Mirip dengan tes bahasa Jerman TELC (B1-B2) yang saya pernah jalani di mana dua penguji memberi kesempatan peserta presentasi tentang sebuah tema yang dipilih dan memberi beberapa pertanyaan. Dalam UKBI, seksi berbicara juga sebagai seksi terakhir. Hanya ada 1 butir soal selama 15 menit, mempresentasikan gambar/diagram/tabel secara lisan.
Mengapa harus ada UKBI?
Karena Badan Pengembangan dan Pembinaan Bahasa Kemendikbud RI ingin agar bahasa Indonesia yang dipakai oleh lebih dari 250 juta penduduk Indonesia itu sejajar dengan bahasa besar lain di dunia. Kalau di Jerman penduduknya 80 juta dan menggunakan bahasa Indonesia, jumlah penggunanya masih kalah dengan pengguna bahasa Indonesia, bukan?

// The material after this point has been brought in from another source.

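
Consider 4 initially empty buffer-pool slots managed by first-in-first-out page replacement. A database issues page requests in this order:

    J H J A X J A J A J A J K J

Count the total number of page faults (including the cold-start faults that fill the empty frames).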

Nah, tes standar bagi penutur jati maupun penutur asing ini penting sekali dan bermanfaat. Coba saja, kalau belajar bahasa Inggris, kita akan mendapat sertifikat TOEFL atau IELTS, sedangkan bahasa Jerman dengan GOETHE atau TELC. Sedangkan bahasa Indonesia belum ada, padahal sudah banyak orang asing yang mempelajarinya. Paling tidak, mereka yang tersebar di 64 negara di dunia.
Menurut Manu, mantan mahasiswa HTWG Konstanz, pernah belajar bahasa Indonesia di sana juga menjadi posisi tawar yang tinggi ketika melamar pekerjaan. Selain bisa bahasa Jerman sebagai bahasa ibu dan bahasa Inggris, ada bahasa Indonesia.